White cappuccino cup

How To Drink A Cappuccino – The Right Way

Shane from cappuccinoed
Written by Shane Cap

July 14, 2026

Drink your cappuccino within the first two minutes, in small sips, without stirring it first. That’s the short answer. Wait too long and the foam collapses into the coffee; stir it straight away and you lose the point of ordering a cappuccino instead of a flat white in the first place.

I usually let mine sit for about 15-20 seconds after it’s handed to me, just long enough that the first sip doesn’t scald my mouth, then I go in. Each sip should pull espresso, steamed milk, and foam together, which is why baristas build the layers in that order rather than mixing them in the cup. By the last mouthful you’re left with a thick disc of foam stuck to the bottom of the cup. Spoon that out.

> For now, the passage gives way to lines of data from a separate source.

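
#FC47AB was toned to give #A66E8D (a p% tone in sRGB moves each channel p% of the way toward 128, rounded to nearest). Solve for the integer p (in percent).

69%

#FC47AB is rgb(252, 71, 171); #A66E8D is rgb(166, 110, 141).
On the R channel (widest range): 166 ≈ 252 + (p/100)(128 − 252), so p ≈ 100×(166 − 252)/(128 − 252) = -8600/-124 = 69.35.
p = 69 reproduces all three channels after rounding.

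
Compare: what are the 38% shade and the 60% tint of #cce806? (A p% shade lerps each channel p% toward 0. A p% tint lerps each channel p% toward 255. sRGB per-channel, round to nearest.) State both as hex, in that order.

#7e9004, #ebf69b

#cce806 is rgb(204, 232, 6).
38% shade:
  R: 204 + 0.38×(0−204) = 204 − 77.52 = 126.48 → 126
  G: 232 + 0.38×(0−232) = 232 − 88.16 = 143.84 → 144
  B: 6 − 2.28 = 3.72 → 4
  → #7e9004
60% tint:
  R: 204 + 30.6 = 234.6 → 235
  G: 232 + 13.8 = 245.8 → 246
  B: 6 + 0.6×(255−6) = 6 + 149.4 = 155.4 → 155
  → #ebf69b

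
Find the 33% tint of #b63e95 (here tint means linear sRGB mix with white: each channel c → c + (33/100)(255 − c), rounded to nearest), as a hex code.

#b63e95 is rgb(182, 62, 149).
A 33% tint moves each channel 33% toward 255:
  R: 182 + 0.33×(255−182) = 182 + 24.09 = 206.09 → 206
  G: 62 + 0.33×(255−62) = 62 + 63.69 = 125.69 → 126
  B: 149 + 34.98 = 183.98 → 184
rgb(206, 126, 184) = #ce7eb8.

#ce7eb8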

It’s the best part and most people skip it.

There’s real science behind why that foam disappears if you wait too long. The European Space Agency actually ran an experiment on this: foam collapses through three things happening at once, gravity pulling the liquid down out of the bubble walls (drainage), small bubbles shrinking while bigger ones grow at their expense (coarsening), and the bubbles eventually bursting. Space-agency research on foam physics isn’t something you expect to stumble into over a cappuccino, but there it is.

Do You Add Water Or Milk To A Cappuccino?

Milk, not water: a proper cappuccino never gets water added to it. A standard cappuccino is built on a roughly even split of espresso, steamed milk, and milk foam (close to a 1:1:1 ratio), and the milk is steamed to around 150-155°F, hot enough to sweeten it slightly, not so hot it scalds and kills the foam.

Whole milk gives you the richest texture and the most stable foam, but skim, oat, and almond all steam and froth fine if that’s your preference; oat in particular holds foam almost as well as whole milk. Water only enters the picture if you’re making a cappuccino from an instant mix or powder rather than pulling a real espresso shot, and even then it’s a substitute for the missing water content in brewed coffee, not an addition to a normal one. If your cappuccino tastes watery, the fix is a stronger shot or less milk, never water.

Should You Add Sugar To A Cappuccino?

Traditionally, no: a cappuccino is drunk unsweetened in Italy, where the milk’s natural sweetness is considered enough to balance the espresso. That’s a norm, not a rule: plenty of people add sugar and there’s nothing wrong with it.

If you do want it sweeter, add sugar before you take your first sip rather than stirring it in afterward; stirring collapses the foam layer you just spooned into your mouth two paragraphs ago. Start with less than you think you need; the milk already carries some natural sweetness, so a cappuccino needs less sugar than a black coffee does to taste balanced. Taste it once, then adjust.

Should You Stir A Cappuccino?

No, the whole point of a cappuccino is drinking it unstirred, layer by layer. Stirring turns it into a milky latte-strength coffee and flattens the foam you paid for.

The one exception is sugar: if you’ve added it, a light stir is needed to distribute it evenly, otherwise it just sits at the bottom. Some people also stir when mixing in flavoring, chocolate, vanilla, whatever, for the same reason. Outside of those two cases, leave it alone. Let the espresso, milk, and foam stay in their layers, and drink it the way it was built.